1. Use this time wisely: the current market conditions and reduced demand for hotel accommodation provides an ideal opportunity to carry out refurbishment works. This would otherwise have been disruptive and have a negative impact on operations. In an ideal scenario, the hotel would have to close to carry out the refurbishment in as short as possible time. Then the refurbished hotel can reopen as demand begins to increase. Keeping the hotel closed will prevent disruptions to the contractors on-site, allowing them to smoothly carry out works within a shorter programme. This would not only result in a shorter duration and smoother process but reduce costs as the associated preliminaries would be lower. 

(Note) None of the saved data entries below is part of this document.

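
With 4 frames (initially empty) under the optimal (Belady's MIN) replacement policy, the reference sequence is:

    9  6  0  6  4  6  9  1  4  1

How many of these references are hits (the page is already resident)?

9 -> miss, frames (9)
6 -> miss, frames (9 6)
0 -> miss, frames (9 6 0)
6 -> hit
4 -> miss, frames (9 6 0 4)
6 -> hit
9 -> hit
1 -> miss, evict 0, frames (9 6 4 1)
4 -> hit
1 -> hit
Hits: 5.

5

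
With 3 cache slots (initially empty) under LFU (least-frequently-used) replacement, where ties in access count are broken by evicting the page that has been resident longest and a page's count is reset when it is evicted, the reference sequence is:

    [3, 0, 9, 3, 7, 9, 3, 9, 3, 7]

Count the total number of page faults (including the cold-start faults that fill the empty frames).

4

3 → miss, frames {3}
0 → miss, frames {3,0}
9 → miss, frames {3,0,9}
3 → hit
7 → miss, evict 0, frames {3,9,7}
9 → hit
3 → hit
9 → hit
3 → hit
7 → hit
Page faults: 4.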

  2. Set realistic objectives: With revenue levels currently low, funding for these projects becomes a careful balance. Thus establishing clear realistic objectives, set against a well-considered robust business case, from the outset is key. Consider the extent of works and ask yourself: what makes the most sense to improve RevPAR (Revenue per available room)? What level of refurb/works make sense for your hotel? Would it be a quick cosmetic work, which will have lower costs, shorter duration but a big impact on guest experience? You should also consider what the condition of the existing building is. If it's in poor condition or has a limited lifespan of elements requiring attention in the near future, meaning works are inevitable, now may be a good time. You might also decide to rebrand into serviced apartments due to public areas being negatively impacted.
  3. Phase the work: Covid-19 aside and in the case where the hotel simply cannot be closed, timing and phasing remain a key consideration. You can plan the work around peaks and troughs of the hotel’s demand. 
  4. De-risking schemes: Projections of the future are all over the place, from very optimistic to very pessimistic. Therefore, banks and investors are focusing on the risk in any proposal. The key will be to de-risk the development proposal as much as possible. 
  5. Expand target market/Be adaptable: Locations based on long haul travel are expected to be the longest to recover, ie. London and Paris. Secondary locations which get more local/national trade will recover quicker. Analysts also see hotel demand (occupancy and prices) will not return to 2019 levels, until 2023, assuming there is no major second wave. It could therefore be beneficial to look at making hotels more attractive to a wider audience, possibly repositioning or introducing attractions or new amenities.